Aside from climate action, the report also looked at ways to fix global health and address other pressing issues facing the world, including cybersecurity, mineral resource scarcity, food shortages, and economic innovation.
Wednesday's report echoed other alarming climate concerns raised in recent weeks.
New research published last week in the journal Science predicts greater fallout from global warming, with nearly 50% of the Earth's natural ice expected to dissolve by the year 2100.
The latest studies on the environment come amid increasing efforts to mitigate climate concerns, however, progress has been slow to take shape as no governing body has any real power to enforce several world climate accords adopted since 2015.
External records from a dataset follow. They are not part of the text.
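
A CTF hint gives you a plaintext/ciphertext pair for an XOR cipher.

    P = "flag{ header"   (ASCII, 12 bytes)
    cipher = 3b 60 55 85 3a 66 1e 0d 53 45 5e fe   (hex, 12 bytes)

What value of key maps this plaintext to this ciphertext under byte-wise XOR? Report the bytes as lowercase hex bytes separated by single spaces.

5d 0c 34 e2 41 46 76 68 32 21 3b 8c

Since cipher = P ⊕ key, XORing both sides with P gives key = P ⊕ cipher.
66 ⊕ 3b = 5d
6c ⊕ 60 = 0c
61 ⊕ 55 = 34
67 ⊕ 85 = e2
7b ⊕ 3a = 41
20 ⊕ 66 = 46
68 ⊕ 1e = 76
65 ⊕ 0d = 68
61 ⊕ 53 = 32
64 ⊕ 45 = 21
65 ⊕ 5e = 3b
72 ⊕ fe = 8c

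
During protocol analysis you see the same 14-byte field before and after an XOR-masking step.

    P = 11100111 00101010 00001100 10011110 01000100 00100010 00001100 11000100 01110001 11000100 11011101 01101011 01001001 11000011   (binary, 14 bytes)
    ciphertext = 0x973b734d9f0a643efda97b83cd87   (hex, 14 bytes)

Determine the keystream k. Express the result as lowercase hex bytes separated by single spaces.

70 11 7f d3 db 28 68 fa 8c 6d a6 e8 84 44

Since ciphertext = P ⊕ k, XORing both sides with P gives k = P ⊕ ciphertext.
byte 0: e7 xor 97 = 70
byte 1: 2a xor 3b = 11
byte 2: 0c xor 73 = 7f
byte 3: 9e xor 4d = d3
byte 4: 44 xor 9f = db
byte 5: 22 xor 0a = 28
byte 6: 0c xor 64 = 68
byte 7: c4 xor 3e = fa
byte 8: 71 xor fd = 8c
byte 9: c4 xor a9 = 6d
byte 10: dd xor 7b = a6
byte 11: 6b xor 83 = e8
byte 12: 49 xor cd = 84
byte 13: c3 xor 87 = 44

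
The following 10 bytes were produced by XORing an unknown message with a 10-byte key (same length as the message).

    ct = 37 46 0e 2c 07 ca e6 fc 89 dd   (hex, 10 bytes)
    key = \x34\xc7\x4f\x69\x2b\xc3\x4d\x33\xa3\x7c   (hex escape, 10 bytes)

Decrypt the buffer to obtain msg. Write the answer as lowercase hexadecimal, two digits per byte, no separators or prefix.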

Last month, nearly 200 countries reached a landmark agreement at the COP15 biodiversity summit in an effort to protect nature, endangered species and other critical resources for the next decade.
The newly approved Global Biodiversity Framework sets a path for each country, by 2030, to designate 30% of land that would remain undeveloped in an effort to support nature and the environment.
If fully implemented, the plan would hold major implications for farming, business supply chains and Indigenous populations around the world as countries step up efforts to safeguard the environment.